= Homer Nearing =

Homer C. Nearing Jr (April 15, 1915 – May 29, 2004) was an American professor and author of mathematically themed short fiction, often under the byline "H. Nearing Jr.".

==Fiction and poetry==
Nearing is best known for his humorous Professor Cleanth Penn Ransom series published in The Magazine of Fantasy and Science Fiction in the early 1950s, with the protagonist being a surreal head of the mathematics department at Uh-Uh University. One of Nearing's Professor Ransom short stories "The Maladjusted Classroom" was reprinted in the 1954 edition of The Best from Fantasy and Science Fiction while "The Cerebrative Psittacoid" was reprinted in Best SF, edited by Edmund Crispin. His story "The Mathematical Voodoo," about a teacher struggling to teach math to students, was reprinted in Fantasia Mathematica, a 1958 anthology on mathematical topics compiled by Clifton Fadiman. A sequel featuring Professor Ransom entitled "The Hermeneutical Doughnut" was published in Fadiman's sequel anthology "The Mathematical Magpie".

Seven of the Professor Ransom stories from F&SF were also reprinted alongside four new stories in The Sinister Researches of C.P. Ransom, released in 1954 by Doubleday. The collection functioned as a "consistently funny" fix-up novel about the attempts by a pair of professors to create a union between science and the arts by experimenting with different strange devices. The book was reprinted in paperback in 1969 by Curtis Books and rereleased in 2015 by Singularity&Co, with a new review in Amazing Stories calling the stories "delightfully whimsical."

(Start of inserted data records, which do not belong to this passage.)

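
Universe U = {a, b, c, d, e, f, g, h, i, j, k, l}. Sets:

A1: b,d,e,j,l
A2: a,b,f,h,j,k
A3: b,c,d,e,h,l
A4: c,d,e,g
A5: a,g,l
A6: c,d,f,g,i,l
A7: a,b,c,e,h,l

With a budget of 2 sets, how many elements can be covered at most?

11

Choosing A2, A6 covers {a, b, c, d, f, g, h, i, j, k, l} — 11 elements.
No choice of 2 sets does better; here e is left uncovered.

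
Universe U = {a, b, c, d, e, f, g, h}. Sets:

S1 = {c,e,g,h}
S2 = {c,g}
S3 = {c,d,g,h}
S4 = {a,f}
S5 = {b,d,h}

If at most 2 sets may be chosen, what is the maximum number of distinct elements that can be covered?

6

Choosing S1, S4 covers {a, c, e, f, g, h} — 6 elements.
No choice of 2 sets does better; here b, d are left uncovered.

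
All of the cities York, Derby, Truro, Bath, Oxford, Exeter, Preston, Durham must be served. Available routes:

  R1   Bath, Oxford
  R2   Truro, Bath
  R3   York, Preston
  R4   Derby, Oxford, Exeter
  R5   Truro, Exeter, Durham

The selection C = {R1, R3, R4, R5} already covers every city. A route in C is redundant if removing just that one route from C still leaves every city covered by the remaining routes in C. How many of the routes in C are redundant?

0

Drop R1: Bath uncovered — not redundant.
Drop R3: York, Preston uncovered — not redundant.
Drop R4: Derby uncovered — not redundant.
Drop R5: Truro, Durham uncovered — not redundant.
None of the routes in C is redundant.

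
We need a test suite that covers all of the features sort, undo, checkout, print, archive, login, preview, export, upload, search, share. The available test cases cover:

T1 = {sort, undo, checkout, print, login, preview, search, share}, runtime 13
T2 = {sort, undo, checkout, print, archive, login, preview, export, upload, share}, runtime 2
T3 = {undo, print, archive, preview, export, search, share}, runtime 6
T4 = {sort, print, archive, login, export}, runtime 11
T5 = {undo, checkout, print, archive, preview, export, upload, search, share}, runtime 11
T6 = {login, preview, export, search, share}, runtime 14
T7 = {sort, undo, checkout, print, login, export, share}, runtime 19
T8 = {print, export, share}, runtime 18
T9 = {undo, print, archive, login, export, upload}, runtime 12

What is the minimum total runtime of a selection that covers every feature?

T2, T3 cover every feature at runtime 2 + 6 = 8.
Any cover uses at least 2 test cases; among all covering selections none totals below 8.

8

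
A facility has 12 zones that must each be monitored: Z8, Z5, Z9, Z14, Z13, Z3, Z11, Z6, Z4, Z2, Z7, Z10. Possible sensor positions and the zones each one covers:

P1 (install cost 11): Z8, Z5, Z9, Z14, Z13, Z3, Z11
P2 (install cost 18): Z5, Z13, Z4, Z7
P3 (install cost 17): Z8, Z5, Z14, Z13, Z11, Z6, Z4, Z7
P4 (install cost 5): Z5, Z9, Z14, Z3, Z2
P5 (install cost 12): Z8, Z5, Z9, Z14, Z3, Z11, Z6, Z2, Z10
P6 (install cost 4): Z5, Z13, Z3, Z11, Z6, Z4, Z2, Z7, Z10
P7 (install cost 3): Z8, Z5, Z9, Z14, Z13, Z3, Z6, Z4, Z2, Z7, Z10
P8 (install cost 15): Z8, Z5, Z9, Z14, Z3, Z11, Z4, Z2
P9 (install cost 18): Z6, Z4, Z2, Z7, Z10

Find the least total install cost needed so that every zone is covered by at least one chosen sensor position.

7

P6, P7 cover every zone at install cost 4 + 3 = 7.
Any cover uses at least 2 sensor positions; among all covering selections none totals below 7.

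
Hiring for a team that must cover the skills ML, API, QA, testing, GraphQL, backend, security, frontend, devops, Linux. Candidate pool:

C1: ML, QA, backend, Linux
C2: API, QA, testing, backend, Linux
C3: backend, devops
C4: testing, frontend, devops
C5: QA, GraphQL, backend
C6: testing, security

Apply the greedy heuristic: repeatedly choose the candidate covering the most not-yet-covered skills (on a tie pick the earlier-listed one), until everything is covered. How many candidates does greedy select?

5

Pick 1: C2 covers 5 new skills (API, QA, testing, backend, Linux).
Pick 2: C4 covers 2 new skills (frontend, devops).
Pick 3: C1 covers 1 new skills (ML).
Pick 4: C5 covers 1 new skills (GraphQL).
Pick 5: C6 covers 1 new skills (security).
Greedy uses 5 candidates.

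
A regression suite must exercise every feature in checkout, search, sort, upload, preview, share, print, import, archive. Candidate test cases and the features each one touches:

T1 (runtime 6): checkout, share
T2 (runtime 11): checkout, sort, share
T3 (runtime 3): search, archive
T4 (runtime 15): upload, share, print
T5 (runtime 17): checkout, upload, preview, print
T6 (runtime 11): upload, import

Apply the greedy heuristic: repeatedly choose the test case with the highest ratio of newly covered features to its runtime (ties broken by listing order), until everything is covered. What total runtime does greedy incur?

Pick 1: T3 adds 2 new (search, archive) at runtime 3 (ratio 2/3).
Pick 2: T1 adds 2 new (checkout, share) at runtime 6 (ratio 2/6).
Pick 3: T6 adds 2 new (upload, import) at runtime 11 (ratio 2/11).
Pick 4: T5 adds 2 new (preview, print) at runtime 17 (ratio 2/17).
Pick 5: T2 adds 1 new (sort) at runtime 11 (ratio 1/11).
Greedy total runtime: 3 + 6 + 11 + 17 + 11 = 48. (The true optimum is 42, so greedy overshoots here.)

48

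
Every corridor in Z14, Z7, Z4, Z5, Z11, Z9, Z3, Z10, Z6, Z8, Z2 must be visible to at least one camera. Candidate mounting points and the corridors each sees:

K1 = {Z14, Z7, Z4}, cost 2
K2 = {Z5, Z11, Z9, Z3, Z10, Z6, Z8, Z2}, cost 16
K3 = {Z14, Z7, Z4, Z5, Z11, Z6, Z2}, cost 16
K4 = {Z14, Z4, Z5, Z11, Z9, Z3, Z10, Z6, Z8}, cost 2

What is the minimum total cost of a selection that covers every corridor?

18

K1, K2 cover every corridor at cost 2 + 16 = 18.
Any cover uses at least 2 camera mounts; among all covering selections none totals below 18.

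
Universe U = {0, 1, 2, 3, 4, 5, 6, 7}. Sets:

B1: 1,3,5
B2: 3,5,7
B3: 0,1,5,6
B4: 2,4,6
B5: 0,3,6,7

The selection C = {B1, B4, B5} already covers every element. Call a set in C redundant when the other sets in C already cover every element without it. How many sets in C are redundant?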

Nearing also published poetry in The New Yorker.

==Academic career==
In addition to writing fiction, Nearing was a published expert on historical English poetry and on British traditions concerning Julius Caesar.
He was a student at the University of Pennsylvania, both at the undergraduate and graduate levels, and as an undergraduate competed on the university's varsity swimming team, earning a letter in 1934, 1935, and 1936. After earning bachelor's and master's degrees, he completed his doctorate there in 1944, with the dissertation English Historical Poetry, 1599-1641.

After working as a schoolteacher at Perkiomen School and the Episcopal Academy and as a manager at a shipbuilding company, he became a professor of English at Pennsylvania Military College, which became Widener University in 1972. The Homer C. Nearing Jr. Distinguished Professorship at Widener University is named for him.

==Personal life==
Nearing married Alice Eleanor Jones, who like Nearing earned a doctorate in English from the University of Pennsylvania in 1944 and wrote speculative fiction. They had two children.

== Bibliography ==

- English Historical Poetry, 1599–1641 (1945)
- The Sinister Researches of C.P. Ransom (Doubleday, 1954, 217 pp.) Dust jacket design by Edward Gorey.